My question here would be -- is there only one "THE" environmentalist
critique of capitalism?  obviously NO there are many different
environmentalist critiques of capitalism, and the ones that are "similar to
Ricardo's fear of soil depletion and rent hikes" do not make an ecomarxism.

(d jones) "is the limit to capital the rebellion of nature or the revolution
of wage-slaves?"

My question here would be -- does it have to be one or the other?  Couldn't
the incipient death of planet earth precipitate the revolution of
wage-slaves?  (A situation along these lines might be brewing in Brazil,
where the victory of the Partido Obrero might be able to slow the destruction
of the Amazon rainforest, which is one of the earth's main oxygen supplies.)
 Do the limits of capital have nothing to do with the rebellion of nature?  I
would advise marxists who are really interested in the problem instead of
continuing the debate in nauseatingly libertarian fashion to read Donella
Meadows' BEYOND THE LIMITS to examine whether there there is any validity at
all to the argument that capitalism can exploit the environment indefinitely
without any basic (socialist) change in its social structure.

(d jones) "a side question: does environmentalism in the imperialist
countires share with big capital an interest in relocating to the
neo-colonial countries certain environmentally disastrous activity, which
requires a devalued dollar to remain profitable on the world market -- that
devaluation being at the expense of certain high-value activities in the
first world: specialty microchips, biotech, advanced machinery of all kinds."

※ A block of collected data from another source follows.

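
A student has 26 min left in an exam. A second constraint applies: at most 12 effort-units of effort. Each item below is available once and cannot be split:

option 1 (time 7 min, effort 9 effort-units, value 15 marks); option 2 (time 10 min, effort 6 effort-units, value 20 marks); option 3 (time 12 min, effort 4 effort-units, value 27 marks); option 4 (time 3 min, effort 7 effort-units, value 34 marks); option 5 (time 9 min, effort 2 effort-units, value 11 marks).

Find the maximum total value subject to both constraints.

Feasible sets respecting both limits:
- option 3+option 4: time 15, effort 11, value 61
- option 2+option 3: time 22, effort 10, value 47
- option 4+option 5: time 12, effort 9, value 45
Best: 61 marks.

61 marks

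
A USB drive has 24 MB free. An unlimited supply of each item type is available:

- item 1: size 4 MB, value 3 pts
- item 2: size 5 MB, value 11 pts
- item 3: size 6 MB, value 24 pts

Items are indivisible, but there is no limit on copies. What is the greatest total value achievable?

Best value-per-unit is item 3 at 24/6, and filling with it alone uses size 4×6=24. No mix of the others beats 4×24 = 96.

96 pts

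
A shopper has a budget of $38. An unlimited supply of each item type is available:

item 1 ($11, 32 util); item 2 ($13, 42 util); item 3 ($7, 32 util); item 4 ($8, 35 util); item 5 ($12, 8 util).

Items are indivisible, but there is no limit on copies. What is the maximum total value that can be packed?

Best value-per-unit is item 3 at 32/7; filling with it alone gives 5×32 = 160.
Optimal mix: 2×item 3 + 3×item 4 → cost 38, value 169.

169 util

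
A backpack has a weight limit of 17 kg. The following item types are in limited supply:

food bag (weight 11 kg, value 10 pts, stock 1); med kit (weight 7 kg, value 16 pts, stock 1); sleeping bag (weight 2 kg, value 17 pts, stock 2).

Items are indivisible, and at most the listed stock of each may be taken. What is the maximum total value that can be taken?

50 pts

Top feasible selections:
- 1×med kit + 2×sleeping bag: weight 11, value 50
- 1×food bag + 2×sleeping bag: weight 15, value 44
- 2×sleeping bag: weight 4, value 34
Best: 50 pts.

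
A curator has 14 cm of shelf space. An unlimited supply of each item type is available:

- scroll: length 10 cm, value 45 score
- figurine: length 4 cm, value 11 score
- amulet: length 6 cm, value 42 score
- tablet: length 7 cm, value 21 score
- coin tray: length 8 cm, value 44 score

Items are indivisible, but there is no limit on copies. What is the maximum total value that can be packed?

86 score

Best value-per-unit is amulet at 42/6; filling with it alone gives 2×42 = 84.
Optimal mix: 1×amulet + 1×coin tray → length 14, value 86.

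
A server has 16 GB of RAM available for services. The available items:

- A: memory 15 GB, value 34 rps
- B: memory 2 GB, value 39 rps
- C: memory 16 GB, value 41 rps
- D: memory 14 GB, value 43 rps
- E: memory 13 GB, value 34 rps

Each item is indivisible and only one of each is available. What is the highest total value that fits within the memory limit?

82 rps

This is a 0/1 knapsack; check combinations near the capacity.
- B+D: memory 2+14=16, value 39+43=82
- B+E: memory 2+13=15, value 39+34=73
- D: memory 14, value 43
Best: 82 rps.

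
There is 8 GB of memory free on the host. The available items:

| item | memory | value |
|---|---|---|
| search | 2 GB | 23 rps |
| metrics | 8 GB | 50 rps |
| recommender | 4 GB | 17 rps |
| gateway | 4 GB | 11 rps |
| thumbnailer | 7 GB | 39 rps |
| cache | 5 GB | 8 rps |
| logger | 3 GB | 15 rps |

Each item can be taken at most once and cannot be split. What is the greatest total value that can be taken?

50 rps

Check high-value combinations within 8 GB:
- metrics: memory 8, value 50
- search+recommender: memory 2+4=6, value 23+17=40
- thumbnailer: memory 7, value 39
- search+logger: memory 2+3=5, value 23+15=38
Best: 50 rps.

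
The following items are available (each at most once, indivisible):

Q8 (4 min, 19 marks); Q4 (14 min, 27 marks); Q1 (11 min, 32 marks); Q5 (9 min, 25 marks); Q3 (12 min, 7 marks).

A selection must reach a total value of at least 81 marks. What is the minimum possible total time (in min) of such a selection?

Subsets with value ≥ 81, sorted by total time:
- Q4+Q1+Q5: time 34, value 84
- Q8+Q1+Q5+Q3: time 36, value 83
Minimum time: 34 min.

34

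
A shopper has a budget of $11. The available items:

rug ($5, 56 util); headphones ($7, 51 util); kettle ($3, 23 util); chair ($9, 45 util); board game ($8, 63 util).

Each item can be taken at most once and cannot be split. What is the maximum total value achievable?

86 util

Check high-value combinations within $11:
- kettle+board game: cost 3+8=11, value 23+63=86
- rug+kettle: cost 5+3=8, value 56+23=79
- headphones+kettle: cost 7+3=10, value 51+23=74
Best: 86 util.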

First of all, I don't get how a weak dollar is bad for first-world production
of "high-value activities" -- technological progress for capitalist purposes
has already been shifted from production here in the US to the Third World by
the multinationals, hasn't it?  Secondly, environmentally disastrous
activities such as "timber, mining, textile industries" might not survive in
this country without illegal labor practices and hidden Federal subsidies.
 For instance, the timber market in this country could easily give way to
Canadian lumber (which is cheaper because Canada has bigger forests) were it
not for the Forest Service, which covers road-building costs and other
overhead for the lumber oligopolies.  Honestly I can't see how the
persistence of a lumber industry in the US can be attributed entirely to a
weak dollar and not also to neomercantilist intervention by the government
itself.
And seriously, how is environmentalist concern for the disappearence of the
ozone layer (for instance), soon to hit Australia, caused by capitalist laws
of intellectual property that keep the "Freon" producers in business,
anything close to a relocation of the creation of environmental problems to
the third world?

(d jones) "Has environmentalism been theorized at the level of the concrete
totality?"

This is the best question asked by I'm not sure the task has been
accomplished to the satisfaction of economic analysts of marxism, and I
myself as a PhD student in Communication may not be up to that task.  I can
recommend

William Leiss, THE DOMINATION OF NATURE, THE LIMITS OF CONSUMPTION, UNDER
TECHNOLOGY'S THUMB

Clive Ponting, A GREEN HISTORY OF THE WORLD

Ernest Mandel, LATE CAPITALISM

Marxists who wish to bring socialism to the earth ignore the environment at
their own peril, as the examples of Chernobyl, Bitterfeld, and the shrinkage
of the Aral Sea, all caused by "communists," show.